Today I became overwhelmed.
Anxiety knocked at my door...and entered my heart.
Things seem impossible. Dreams seem out of reach.
The unknown...agony or adventure?
I cried over the meatloaf not getting done in time to eat before having to leave for church. Yeah, I was a bit stressed.
Over and over, all afternoon, I kept repeating Philippians 4:6 to myself, "Be anxious for nothing, but in everything by prayer and supplication with thanksgiving let your requests be made known to God." When I felt my heart racing the words, "Be anxious for nothing." were on my mind trying to make it to my heart.

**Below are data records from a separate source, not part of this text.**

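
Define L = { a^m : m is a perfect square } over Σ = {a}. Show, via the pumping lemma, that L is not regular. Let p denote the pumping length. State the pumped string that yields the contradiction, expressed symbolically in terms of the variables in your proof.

Assume L is regular; let p be its pumping constant.
Take w = a^{p²} ∈ L with |w| = p² ≥ p.
By the pumping lemma, w = xyz with |xy| ≤ p and |y| > 0.
Then y = a^k for some k with 1 ≤ k ≤ p.
Pump with i = 2: xy^2z = a^{p²+k}. Since 1 ≤ k ≤ p, p² < p²+k ≤ p²+p < (p+1)², so p²+k lies strictly between consecutive squares and is not a perfect square. So xy^2z ∉ L.
This is a contradiction; hence L is not regular.

a^{p²+k}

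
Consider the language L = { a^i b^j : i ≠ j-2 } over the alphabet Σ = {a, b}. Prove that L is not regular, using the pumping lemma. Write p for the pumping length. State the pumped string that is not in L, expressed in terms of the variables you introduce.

Toward a contradiction, assume L is regular with pumping length p.
Choose w = a^p b^{p+p!+2}. Since p ≠ (p+p!+2)-2 = p+p!, w ∈ L; and |w| ≥ p.
The pumping lemma gives a decomposition w = xyz where |xy| ≤ p and |y| > 0.
Because |xy| ≤ p and w begins with p copies of a, we have y = a^k with 1 ≤ k ≤ p.
Since 1 ≤ k ≤ p, k divides p!; set t = 1 + p!/k. Then xy^t z has p + (p!/k)·k = p + p! copies of a. Now the a-count is p+p! and (b-count)-2 = (p+p!+2)-2 = p+p!, so i ≠ j-2 fails. So xy^t z = a^{p+p!} b^{p+p!+2} ∉ L.
This is a contradiction; hence L is not regular.

a^{p+p!} b^{p+p!+2}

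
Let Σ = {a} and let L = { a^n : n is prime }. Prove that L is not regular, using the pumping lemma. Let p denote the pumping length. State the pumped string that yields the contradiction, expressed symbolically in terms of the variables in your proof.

a^{q(1+k)}

Assume L is regular; let p be its pumping constant.
Let q be a prime with q ≥ p+2 (infinitely many primes exist), and take w = a^q ∈ L with |w| = q ≥ p.
By the pumping lemma, w = xyz with |xy| ≤ p and |y| > 0.
Then y = a^k for some k with 1 ≤ k ≤ p.
Since 1 ≤ k ≤ p, |xz| = q-k. Pump with i = q+1: |xy^{q+1}z| = (q-k)+(q+1)k = q+qk = q(1+k), which is composite (both factors ≥ 2). So xy^{q+1}z = a^{q(1+k)} ∉ L.
This is a contradiction; hence L is not regular.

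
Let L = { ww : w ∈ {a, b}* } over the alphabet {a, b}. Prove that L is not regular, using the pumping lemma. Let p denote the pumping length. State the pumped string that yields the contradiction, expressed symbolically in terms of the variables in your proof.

Toward a contradiction, assume L is regular with pumping length p.
Take w = a^p b^p a^p b^p = uu where u = a^pb^p; then w ∈ L and |w| = 4p ≥ p.
By the pumping lemma, w = xyz with |xy| ≤ p and y is nonempty.
Because |xy| ≤ p and w begins with p copies of a, we have y = a^k with 1 ≤ k ≤ p.
Pump with i = 2: xy^2z = a^{p+k} b^p a^p b^p, of length 4p+k. Suppose this equals vv. The string starts with a and ends with b, so v does too; thus the boundary between the two copies of v is a b→a transition. There is exactly one such transition, at position 2p+k, so |v| = 2p+k and |vv| = 4p+2k ≠ 4p+k since k ≥ 1. So xy^2z ∉ L.
This contradicts the pumping lemma, so L is not regular.

a^{p+k} b^p a^p b^p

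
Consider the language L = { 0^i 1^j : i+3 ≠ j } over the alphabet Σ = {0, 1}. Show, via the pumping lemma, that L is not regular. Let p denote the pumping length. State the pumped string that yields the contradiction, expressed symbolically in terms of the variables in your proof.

0^{p+p!} 1^{p+p!+3}

Suppose for contradiction that L is regular, and let p be the pumping length.
Choose w = 0^p 1^{p+p!+3}. Since p ≠ (p+p!+3)-3 = p+p!, w ∈ L; and |w| ≥ p.
Write w = xyz as guaranteed by the lemma, with |xy| ≤ p and |y| ≥ 1.
Because |xy| ≤ p and w begins with p copies of 0, we have y = 0^k with 1 ≤ k ≤ p.
Since 1 ≤ k ≤ p, k divides p!; set t = 1 + p!/k. Then xy^t z has p + (p!/k)·k = p + p! copies of 0. Now the 0-count is p+p! and (1-count)-3 = (p+p!+3)-3 = p+p!, so i+3 ≠ j fails. So xy^t z = 0^{p+p!} 1^{p+p!+3} ∉ L.
Contradiction. Therefore L is not regular.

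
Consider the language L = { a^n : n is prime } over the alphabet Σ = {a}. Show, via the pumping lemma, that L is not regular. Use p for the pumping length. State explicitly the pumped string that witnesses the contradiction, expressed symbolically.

Assume L is regular; let p be its pumping constant.
Let q be a prime with q ≥ p+2 (infinitely many primes exist), and take w = a^q ∈ L with |w| = q ≥ p.
The pumping lemma gives a decomposition w = xyz where |xy| ≤ p and |y| > 0.
Then y = a^k for some k with 1 ≤ k ≤ p.
Since 1 ≤ k ≤ p, |xz| = q-k. Pump with i = q+1: |xy^{q+1}z| = (q-k)+(q+1)k = q+qk = q(1+k), which is composite (both factors ≥ 2). So xy^{q+1}z = a^{q(1+k)} ∉ L.
This is a contradiction; hence L is not regular.

a^{q(1+k)}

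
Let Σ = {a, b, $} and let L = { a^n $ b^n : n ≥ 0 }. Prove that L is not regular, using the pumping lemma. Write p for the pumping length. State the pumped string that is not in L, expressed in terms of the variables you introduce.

a^{p+k} $ b^p

Assume L is regular. Let p be the pumping length given by the pumping lemma.
Take w = a^p $ b^p ∈ L with |w| = 2p+1 ≥ p.
Write w = xyz as guaranteed by the lemma, with |xy| ≤ p and |y| ≥ 1.
The first p characters of w are a's, so xy (and hence y) consists only of a's. Write y = a^k, 1 ≤ k ≤ p.
Pump with i = 2: xy^2z = a^{p+k} $ b^p, which would require p+k = p. But k ≥ 1, so xy^2z ∉ L.
This contradicts the pumping lemma, so L is not regular.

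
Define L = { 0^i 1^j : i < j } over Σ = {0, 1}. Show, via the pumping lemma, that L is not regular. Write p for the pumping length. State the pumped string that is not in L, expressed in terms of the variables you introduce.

0^{p+k} 1^{p+1}

Assume L is regular. Let p be the pumping length given by the pumping lemma.
Choose w = 0^p 1^{p+1} ∈ L, with |w| = 2p+1 ≥ p.
Write w = xyz as guaranteed by the lemma, with |xy| ≤ p and |y| > 0.
Since the first p symbols of w are all 0's and |xy| ≤ p, y lies entirely in the leading 0-block: y = 0^k for some k with 1 ≤ k ≤ p.
Consider xy^2z = 0^{p+k} 1^{p+1}. Since k ≥ 1, the 0-count p+k is at least p+1, so i < j fails; thus xy^2z ∉ L.
This contradicts the pumping lemma, so L is not regular.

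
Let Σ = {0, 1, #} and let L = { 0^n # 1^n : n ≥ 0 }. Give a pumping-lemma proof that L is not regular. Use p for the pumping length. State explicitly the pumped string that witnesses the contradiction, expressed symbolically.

0^{p+k} # 1^p

Suppose for contradiction that L is regular, and let p be the pumping length.
Take w = 0^p # 1^p ∈ L with |w| = 2p+1 ≥ p.
The pumping lemma gives a decomposition w = xyz where |xy| ≤ p and |y| > 0.
Because |xy| ≤ p and w begins with p copies of 0, we have y = 0^k with 1 ≤ k ≤ p.
Pump with i = 2: xy^2z = 0^{p+k} # 1^p, which would require p+k = p. But k ≥ 1, so xy^2z ∉ L.
This is a contradiction; hence L is not regular.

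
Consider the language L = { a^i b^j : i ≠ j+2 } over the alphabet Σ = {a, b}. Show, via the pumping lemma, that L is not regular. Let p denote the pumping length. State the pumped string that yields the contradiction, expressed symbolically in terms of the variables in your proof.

a^{p+p!} b^{p+p!-2}

Assume L is regular. Let p be the pumping length given by the pumping lemma.
Choose w = a^p b^{p+p!-2}. Since p ≠ (p+p!-2)+2 = p+p!, w ∈ L; and |w| ≥ p.
The pumping lemma gives a decomposition w = xyz where |xy| ≤ p and |y| ≥ 1.
The first p characters of w are a's, so xy (and hence y) consists only of a's. Write y = a^k, 1 ≤ k ≤ p.
Since 1 ≤ k ≤ p, k divides p!; set t = 1 + p!/k. Then xy^t z has p + (p!/k)·k = p + p! copies of a. Now the a-count is p+p! and (b-count)+2 = (p+p!-2)+2 = p+p!, so i ≠ j+2 fails. So xy^t z = a^{p+p!} b^{p+p!-2} ∉ L.
Contradiction. Therefore L is not regular.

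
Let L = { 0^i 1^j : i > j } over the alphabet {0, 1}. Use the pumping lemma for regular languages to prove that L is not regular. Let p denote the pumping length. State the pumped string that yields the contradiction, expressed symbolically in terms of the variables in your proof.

0^{p+1-k} 1^p

Assume L is regular. Let p be the pumping length given by the pumping lemma.
Choose w = 0^{p+1} 1^p ∈ L, with |w| = 2p+1 ≥ p.
By the pumping lemma, w = xyz with |xy| ≤ p and y is nonempty.
Because |xy| ≤ p and w begins with p copies of 0, we have y = 0^k with 1 ≤ k ≤ p.
Consider xy^0z = xz = 0^{p+1-k} 1^p. Since k ≥ 1, the 0-count p+1-k is at most p, so i > j fails; thus xz ∉ L.
This contradicts the pumping lemma, so L is not regular.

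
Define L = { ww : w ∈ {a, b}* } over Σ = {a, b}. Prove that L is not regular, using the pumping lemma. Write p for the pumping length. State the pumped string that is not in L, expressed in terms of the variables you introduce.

a^{p+k} b^p a^p b^p

Assume L is regular; let p be its pumping constant.
Take w = a^p b^p a^p b^p = uu where u = a^pb^p; then w ∈ L and |w| = 4p ≥ p.
The pumping lemma gives a decomposition w = xyz where |xy| ≤ p and |y| > 0.
Since the first p symbols of w are all a's and |xy| ≤ p, y lies entirely in the leading a-block: y = a^k for some k with 1 ≤ k ≤ p.
Pump with i = 2: xy^2z = a^{p+k} b^p a^p b^p, of length 4p+k. Suppose this equals vv. The string starts with a and ends with b, so v does too; thus the boundary between the two copies of v is a b→a transition. There is exactly one such transition, at position 2p+k, so |v| = 2p+k and |vv| = 4p+2k ≠ 4p+k since k ≥ 1. So xy^2z ∉ L.
This is a contradiction; hence L is not regular.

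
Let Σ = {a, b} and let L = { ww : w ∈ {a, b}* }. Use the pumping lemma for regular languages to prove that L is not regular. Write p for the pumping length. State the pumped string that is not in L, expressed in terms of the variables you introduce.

a^{p+k} b^p a^p b^p

Assume L is regular. Let p be the pumping length given by the pumping lemma.
Take w = a^p b^p a^p b^p = uu where u = a^pb^p; then w ∈ L and |w| = 4p ≥ p.
Write w = xyz as guaranteed by the lemma, with |xy| ≤ p and |y| > 0.
Since the first p symbols of w are all a's and |xy| ≤ p, y lies entirely in the leading a-block: y = a^k for some k with 1 ≤ k ≤ p.
Pump with i = 2: xy^2z = a^{p+k} b^p a^p b^p, of length 4p+k. Suppose this equals vv. The string starts with a and ends with b, so v does too; thus the boundary between the two copies of v is a b→a transition. There is exactly one such transition, at position 2p+k, so |v| = 2p+k and |vv| = 4p+2k ≠ 4p+k since k ≥ 1. So xy^2z ∉ L.
This is a contradiction; hence L is not regular.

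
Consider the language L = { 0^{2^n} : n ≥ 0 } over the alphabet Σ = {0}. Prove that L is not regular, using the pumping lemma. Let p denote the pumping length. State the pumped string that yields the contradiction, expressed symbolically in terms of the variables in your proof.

0^{2^p+k}

Assume L is regular. Let p be the pumping length given by the pumping lemma.
Take w = 0^{2^p} ∈ L with |w| = 2^p ≥ p.
Write w = xyz as guaranteed by the lemma, with |xy| ≤ p and y is nonempty.
Then y = 0^k for some k with 1 ≤ k ≤ p.
Pump with i = 2: xy^2z = 0^{2^p+k}. Since 1 ≤ k ≤ p < 2^p, we have 2^p < 2^p+k < 2^{p+1}, so 2^p+k is not a power of 2. So xy^2z ∉ L.
This contradicts the pumping lemma, so L is not regular.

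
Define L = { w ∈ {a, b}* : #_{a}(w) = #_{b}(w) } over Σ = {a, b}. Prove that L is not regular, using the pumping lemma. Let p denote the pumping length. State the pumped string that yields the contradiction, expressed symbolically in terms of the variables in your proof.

a^{p+k} b^p

Assume L is regular. Let p be the pumping length given by the pumping lemma.
Choose w = a^p b^p ∈ L with |w| = 2p ≥ p.
The pumping lemma gives a decomposition w = xyz where |xy| ≤ p and y is nonempty.
The first p characters of w are a's, so xy (and hence y) consists only of a's. Write y = a^k, 1 ≤ k ≤ p.
Pump with i = 2: xy^2z = a^{p+k} b^p has p+k occurrences of a but only p of b. Since k ≥ 1 the counts differ, so xy^2z ∉ L.
This is a contradiction; hence L is not regular.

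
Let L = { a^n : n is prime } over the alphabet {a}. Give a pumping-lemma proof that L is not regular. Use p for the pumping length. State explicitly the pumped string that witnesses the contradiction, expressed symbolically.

a^{q(1+k)}

Assume L is regular. Let p be the pumping length given by the pumping lemma.
Let q be a prime with q ≥ p+2 (infinitely many primes exist), and take w = a^q ∈ L with |w| = q ≥ p.
The pumping lemma gives a decomposition w = xyz where |xy| ≤ p and |y| > 0.
Then y = a^k for some k with 1 ≤ k ≤ p.
Since 1 ≤ k ≤ p, |xz| = q-k. Pump with i = q+1: |xy^{q+1}z| = (q-k)+(q+1)k = q+qk = q(1+k), which is composite (both factors ≥ 2). So xy^{q+1}z = a^{q(1+k)} ∉ L.
This contradicts the pumping lemma, so L is not regular.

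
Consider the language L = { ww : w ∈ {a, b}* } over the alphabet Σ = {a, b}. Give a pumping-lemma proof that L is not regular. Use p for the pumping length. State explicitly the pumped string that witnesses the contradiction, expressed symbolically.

a^{p+k} b^p a^p b^p

Toward a contradiction, assume L is regular with pumping length p.
Take w = a^p b^p a^p b^p = uu where u = a^pb^p; then w ∈ L and |w| = 4p ≥ p.
Write w = xyz as guaranteed by the lemma, with |xy| ≤ p and |y| > 0.
Because |xy| ≤ p and w begins with p copies of a, we have y = a^k with 1 ≤ k ≤ p.
Pump with i = 2: xy^2z = a^{p+k} b^p a^p b^p, of length 4p+k. Suppose this equals vv. The string starts with a and ends with b, so v does too; thus the boundary between the two copies of v is a b→a transition. There is exactly one such transition, at position 2p+k, so |v| = 2p+k and |vv| = 4p+2k ≠ 4p+k since k ≥ 1. So xy^2z ∉ L.
Contradiction. Therefore L is not regular.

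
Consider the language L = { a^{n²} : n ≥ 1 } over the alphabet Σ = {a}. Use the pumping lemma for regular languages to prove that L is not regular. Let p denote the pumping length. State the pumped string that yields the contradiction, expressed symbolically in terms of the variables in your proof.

Assume L is regular; let p be its pumping constant.
Take w = a^{p²} ∈ L with |w| = p² ≥ p.
The pumping lemma gives a decomposition w = xyz where |xy| ≤ p and |y| ≥ 1.
Then y = a^k for some k with 1 ≤ k ≤ p.
Pump with i = 2: xy^2z = a^{p²+k}. Since 1 ≤ k ≤ p, p² < p²+k ≤ p²+p < (p+1)², so p²+k lies strictly between consecutive squares and is not a perfect square. So xy^2z ∉ L.
Contradiction. Therefore L is not regular.

a^{p²+k}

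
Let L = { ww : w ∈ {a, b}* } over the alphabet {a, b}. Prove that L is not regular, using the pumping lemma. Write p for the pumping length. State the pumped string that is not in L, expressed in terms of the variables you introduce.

Toward a contradiction, assume L is regular with pumping length p.
Take w = a^p b^p a^p b^p = uu where u = a^pb^p; then w ∈ L and |w| = 4p ≥ p.
By the pumping lemma, w = xyz with |xy| ≤ p and |y| > 0.
Because |xy| ≤ p and w begins with p copies of a, we have y = a^k with 1 ≤ k ≤ p.
Pump with i = 2: xy^2z = a^{p+k} b^p a^p b^p, of length 4p+k. Suppose this equals vv. The string starts with a and ends with b, so v does too; thus the boundary between the two copies of v is a b→a transition. There is exactly one such transition, at position 2p+k, so |v| = 2p+k and |vv| = 4p+2k ≠ 4p+k since k ≥ 1. So xy^2z ∉ L.
Contradiction. Therefore L is not regular.

a^{p+k} b^p a^p b^p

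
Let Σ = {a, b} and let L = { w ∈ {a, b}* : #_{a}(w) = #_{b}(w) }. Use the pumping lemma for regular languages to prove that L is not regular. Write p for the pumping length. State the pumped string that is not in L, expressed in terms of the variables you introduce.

Assume L is regular. Let p be the pumping length given by the pumping lemma.
Choose w = a^p b^p ∈ L with |w| = 2p ≥ p.
Write w = xyz as guaranteed by the lemma, with |xy| ≤ p and y is nonempty.
Because |xy| ≤ p and w begins with p copies of a, we have y = a^k with 1 ≤ k ≤ p.
Pump with i = 2: xy^2z = a^{p+k} b^p has p+k occurrences of a but only p of b. Since k ≥ 1 the counts differ, so xy^2z ∉ L.
Contradiction. Therefore L is not regular.

a^{p+k} b^p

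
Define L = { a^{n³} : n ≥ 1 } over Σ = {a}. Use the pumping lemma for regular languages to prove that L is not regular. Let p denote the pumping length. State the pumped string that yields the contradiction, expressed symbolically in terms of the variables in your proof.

Toward a contradiction, assume L is regular with pumping length p.
Take w = a^{p³} ∈ L with |w| = p³ ≥ p.
By the pumping lemma, w = xyz with |xy| ≤ p and |y| > 0.
Then y = a^k for some k with 1 ≤ k ≤ p.
Pump with i = 2: xy^2z = a^{p³+k}. Since 1 ≤ k ≤ p, p³ < p³+k ≤ p³+p < p³+3p²+3p+1 = (p+1)³, so p³+k is not a perfect cube. So xy^2z ∉ L.
This contradicts the pumping lemma, so L is not regular.

a^{p³+k}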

Having to dig deep just to keep from just going to bed, I forced myself to get ready for church. In the back of my mind was the saying I heard awhile back in college. "The day you most want to skip out on church is probably the day you most likely need to be there." Whoever told me that, I thank you from the bottom of my heart!
I knew what Pastor Brian was preaching on. We're in Hebrews 11...the faith chapter (go figure)...ready to cover the verses on the faith of Moses. In my heart, I kept holding onto the little something inside me telling me that there was something for me at church tonight. Something specifically for me.
The last verse that Pastor Brian shared with us was Isaiah 41:13 (HCSB)...
"For I, the LORD your God,
hold your right hand and say to you:
Do not fear, I will help you."
Oh, it gets better...
He goes right into closing prayer. As I close my eyes, my Bible remains open to Hebrews 11, on my lap in the exact way and place it's been during the service. As we are praying, I hear a page turn in my Bible. It caught me off guard so much that I opened my eyes. All through service my pages haven't been blowing back and forth. There was no sudden draft that went across my row. Why was my Bible flipping pages now? What did I first see when I looked down at my Bible? Hebrews 10:23. Really. It happened.
How that page turned isn't for me to speculate, but I know without a doubt it was by the direction of God that it did just so I would get the message intended just for me tonight at church. I got my message...loud and clear.
God is God and He is good.
WOW- that is INCREDIBLE!!!!! Certainly puts it all in perspective doesn't it?! I have been making a point to have my eyes wide open for HIS hand working in my life & the more I look for it- the more it's standing right there in front of me. I don't have to look hard at all- it's obvious! Which is so amazing!